Pronounced MAWS-feht. Acronym for metal-oxide semiconductor field-effect transistor. These are used in many scenarios where you want to convert voltages. On your motherboard for example to generate CPU Voltage, Memory Voltage, AGP Voltage etc.
Mosfets are usually used in pairs. If you see six mosfets around your CPU socket you have three-phase power.

Technical Info

MOSFETs come in four different types. They may be enhancement or depletion mode, and they may be n-channel or p-channel. For this application we are only interested in n-channel enhancement mode MOSFETs, and these will be the only ones talked about from now on. There are also logic-level MOSFETs and normal MOSFETs. The only difference between these is the voltage level required on the gate.

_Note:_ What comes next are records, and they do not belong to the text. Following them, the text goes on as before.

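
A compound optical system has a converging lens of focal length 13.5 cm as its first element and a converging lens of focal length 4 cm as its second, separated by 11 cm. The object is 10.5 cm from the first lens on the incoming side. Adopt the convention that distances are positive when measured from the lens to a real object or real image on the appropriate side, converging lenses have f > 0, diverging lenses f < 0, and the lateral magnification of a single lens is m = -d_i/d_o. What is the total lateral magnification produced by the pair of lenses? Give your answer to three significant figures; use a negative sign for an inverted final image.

Applying the thin-lens equation to the first lens, 1/13.5 = 1/10.5 + 1/d_i1, which gives d_i1 = -47.250 cm.
Its lateral magnification is m_1 = -d_i1/d_o1 = -(-47.250)/10.5 = 4.5000.
The intermediate image is virtual, 47.250 cm to the left of lens 1, so d_o2 = L - d_i1 = 11 - (-47.250) = 58.250 cm.
Applying the thin-lens equation again with f_2 = 4 cm and d_o2 = 58.250 cm gives d_i2 = 4.295 cm.
m_2 = -(4.295)/(58.250) = -0.0737.
Overall magnification: m = m_1 m_2 = -0.3318.

-0.332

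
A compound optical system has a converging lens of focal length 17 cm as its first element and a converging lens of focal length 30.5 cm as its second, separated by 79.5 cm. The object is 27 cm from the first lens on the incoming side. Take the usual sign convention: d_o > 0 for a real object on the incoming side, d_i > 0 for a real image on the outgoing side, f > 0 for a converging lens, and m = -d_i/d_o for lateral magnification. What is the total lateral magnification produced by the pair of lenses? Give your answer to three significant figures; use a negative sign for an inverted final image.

First lens: d_i1 = 1/(1/17 - 1/27) = 45.900 cm.
m_1 = -(45.900)/27 = -1.7000.
That image sits 33.600 cm in front of the second lens, so d_o2 = 33.600 cm.
Second lens: d_i2 = 1/(1/30.5 - 1/(33.600)) = 330.581 cm.
m_2 = -(330.581)/(33.600) = -9.8387.
The system's lateral magnification is m_1 m_2 = (-1.7000)(-9.8387) = 16.7258.

16.7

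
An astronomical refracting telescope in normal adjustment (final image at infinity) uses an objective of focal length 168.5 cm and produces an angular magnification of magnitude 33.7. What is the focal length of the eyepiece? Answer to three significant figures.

5.00 cm

|M| = f_obj/f_eye, so f_eye = f_obj/|M| = 168.5/33.7 = 5.000 cm.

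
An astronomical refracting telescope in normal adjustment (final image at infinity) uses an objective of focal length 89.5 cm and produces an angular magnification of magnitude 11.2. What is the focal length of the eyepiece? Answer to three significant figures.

7.99 cm

|M| = f_obj/f_eye, so f_eye = f_obj/|M| = 89.5/11.2 = 7.991 cm.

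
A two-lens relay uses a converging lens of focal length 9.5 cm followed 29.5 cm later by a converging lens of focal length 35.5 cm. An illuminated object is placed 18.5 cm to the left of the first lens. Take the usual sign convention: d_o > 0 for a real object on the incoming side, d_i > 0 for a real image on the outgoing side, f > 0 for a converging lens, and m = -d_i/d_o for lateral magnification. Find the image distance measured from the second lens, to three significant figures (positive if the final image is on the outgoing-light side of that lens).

-13.9 cm

Lens 1: 1/d_i1 = 1/f_1 - 1/d_o1 = 1/9.5 - 1/18.5 = 0.05121 cm^-1, so d_i1 = 19.528 cm.
That image sits 9.972 cm in front of the second lens, so d_o2 = 9.972 cm.
Lens 2: 1/d_i2 = 1/f_2 - 1/d_o2 = 1/35.5 - 1/(9.972) = -0.07211 cm^-1, so d_i2 = -13.868 cm.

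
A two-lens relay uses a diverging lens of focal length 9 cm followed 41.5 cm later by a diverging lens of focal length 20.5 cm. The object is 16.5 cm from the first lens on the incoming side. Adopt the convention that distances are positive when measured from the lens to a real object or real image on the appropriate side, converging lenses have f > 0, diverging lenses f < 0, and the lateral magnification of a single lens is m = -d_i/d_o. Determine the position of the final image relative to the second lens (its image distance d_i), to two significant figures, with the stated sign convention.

-14 cm

First lens: d_i1 = 1/(1/(-9) - 1/16.5) = -5.824 cm.
With d_i1 < 0 the first image is virtual and lies on the object side; the object distance for lens 2 is d_o2 = 41.5 - (-5.824) = 47.324 cm.
Second lens: d_i2 = 1/(1/(-20.5) - 1/(47.324)) = -14.304 cm.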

Unlike bipolar transistors that are basically current-driven devices, MOSFETs are voltage-controlled power devices. If no positive voltage is applied between gate and source the MOSFET is always non-conducting. If we apply a positive voltage UGS to the gate we'll set up an electrostatic field between it and the rest of the transistor. The positive gate voltage will push away the 'holes' inside the p-type substrate and attracts the moveable electrons in the n-type regions under the source and drain electrodes. This produces a layer just under the gate's insulator through which electrons can get into and move along from source to drain. The positive gate voltage therefore 'creates' a channel in the top layer of material between oxide and p-Si. Increasing the value of the positive gate voltage pushes the p-type holes further away and enlarges the thickness of the created channel. As a result we find that the size of the channel we've made increases with the size of the gate voltage and enhances or increases the amount of current which can go from source to drain- this is why this kind of transistor is called an enhancement mode device.

More info here: http://homepages.which.net/~paul.hills/SpeedControl/Mosfets.html

MOSFET testing

Get a multimeter with a diode test range.
Connect the meter negative to the MOSFET's source.
Hold the MOSFET by the case or the tab if you wish, it doesn't matter if you touch the metal body but be careful not to touch the leads until you need to. Do NOT allow a MOSFET to come in contact with your clothes, plastic or plastic products, etc. because of the high static voltages it can generate.
First touch the meter positive on to the gate.
Now move the positive meter probe to the drain. You should get a low reading. The MOSFET's gate capacitance has been charged up by the meter and the device is turned on.
With the meter positive still connected to the drain, touch a finger between source and gate (and drain if you wish, it doesn't matter). The gate will be discharged through your finger and the meter reading should go high, indicating a non-conducting device.